Banking giant BNP Paribas (OTC: BNPQY) has been most visible on the international stage for its longstanding sponsorship of the French Open tennis championship. But after Wednesday's impressive results, BNP will gain notoriety this time for snubbing its rivals and skirting the global financial crisis with minor damage.
BNP took the rancid duck liver that is the U.S. subprime market and whipped it into pate de foie gras ... voila! Despite crisis-related losses of $872 million for the quarter, the bank managed to post a $1.48 billion profit, and for the full year actually beat its 2006 performance by 7% to $11.58 billion in net income.
Looking forward, BNP claims to have only $444 million in remaining exposure to subprime losses, most from its U.S.-focused BancWest subsidiary. However, with $1.9 billion in remaining exposure to monoline losses, it appears that the monoline concern is more substantial for BNP than the subprime crisis which started it all. (Although they can all be linked.)
By contrast, Barclays (NYSE: BCS ) impressed the markets Monday with its results out of London, but its balance sheet still clings to $19 billion in subprime and collateralized debt obligation exposures.

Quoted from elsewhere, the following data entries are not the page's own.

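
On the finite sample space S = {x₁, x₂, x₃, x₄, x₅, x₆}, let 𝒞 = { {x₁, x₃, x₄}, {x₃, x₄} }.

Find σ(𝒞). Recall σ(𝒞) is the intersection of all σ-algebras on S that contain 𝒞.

Take S₀ = 𝒞 ∪ {∅, S} = { {}, {x₃, x₄}, {x₁, x₃, x₄}, S }.
Round 1: +2 →
  {x₂, x₅, x₆}  = S∖{x₁, x₃, x₄}
  {x₁, x₂, x₅, x₆}  = S∖{x₃, x₄}
  (now 6)
Round 2: +1 →
  {x₂, x₃, x₄, x₅, x₆}  = {x₃, x₄} ∪ {x₂, x₅, x₆}
  (now 7)
Round 3 adds 1:
  {x₁}  = S∖{x₂, x₃, x₄, x₅, x₆}
  (now 8)
Round 4: already closed under ᶜ and ∪.

Therefore σ(𝒞) = { {}, {x₁}, {x₃, x₄}, {x₁, x₃, x₄}, {x₂, x₅, x₆}, {x₁, x₂, x₅, x₆}, {x₂, x₃, x₄, x₅, x₆}, S } (|σ(𝒞)| = 8).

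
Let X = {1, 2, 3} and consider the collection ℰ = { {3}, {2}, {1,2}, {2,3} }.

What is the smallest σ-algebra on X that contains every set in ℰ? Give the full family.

Initial family (6 sets): { {}, {2}, {3}, {1,2}, {2,3}, X }.
Round 1 (2 new):
  {1}  = {2,3}ᶜ
  {1,3}  = {2}ᶜ
  [8 total]
Round 2: closed — nothing new.

|σ(ℰ)| = 8.  σ(ℰ) = { {}, {1}, {2}, {3}, {1,2}, {1,3}, {2,3}, X }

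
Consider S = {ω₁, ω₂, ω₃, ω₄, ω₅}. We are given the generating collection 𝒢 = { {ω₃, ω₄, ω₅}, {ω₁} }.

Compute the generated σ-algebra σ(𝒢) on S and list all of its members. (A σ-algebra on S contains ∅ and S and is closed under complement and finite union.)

Take S₀ = 𝒢 ∪ {∅, S} = { ∅, {ω₁}, {ω₃, ω₄, ω₅}, S }.
Iteration 1 adds 3:
  {ω₁, ω₂}  = ᶜ of {ω₃, ω₄, ω₅}
  {ω₁, ω₃, ω₄, ω₅}  = {ω₁} ∪ {ω₃, ω₄, ω₅}
  {ω₂, ω₃, ω₄, ω₅}  = ᶜ of {ω₁}
Iteration 2 adds 1:
  {ω₂}  = ᶜ of {ω₁, ω₃, ω₄, ω₅}
Iteration 3 adds nothing — fixpoint reached.

Hence σ(𝒢) has 8 members: { ∅, {ω₁}, {ω₂}, {ω₁, ω₂}, {ω₃, ω₄, ω₅}, {ω₁, ω₃, ω₄, ω₅}, {ω₂, ω₃, ω₄, ω₅}, S }.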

The Swiss bank UBS (NYSE: UBS ) frightened European markets last week when it posted a $11.28 billion fourth-quarter loss, but those losses could worsen, as UBS indicates $27.5 billion in remaining exposures to subprime, and $3 billion in monoline risk. The losses and remaining exposures for U.S. banks such as Citigroup (NYSE: C ) and Merrill Lynch (NYSE: MER ) , of course, are scarier still.
The interest in BNP Paribas for investors is not as a potential investment (BNP only trades in the U.S. over-the-counter), but as an important barometer for the depth and longevity of the present crisis that is sweeping the world's banks. If more foreign banks begin to report revenue growth and minimal exposure to the subprime mess, it might calm the market and help contain the damage.
We Fools are anxious to say "au revoir" to the financial uncertainty that's churning the markets, and although it might linger in the air like a ripe Roquefort, Fools must monitor results from the world's financial institutions to gauge their progress in absorbing the losses and moving on.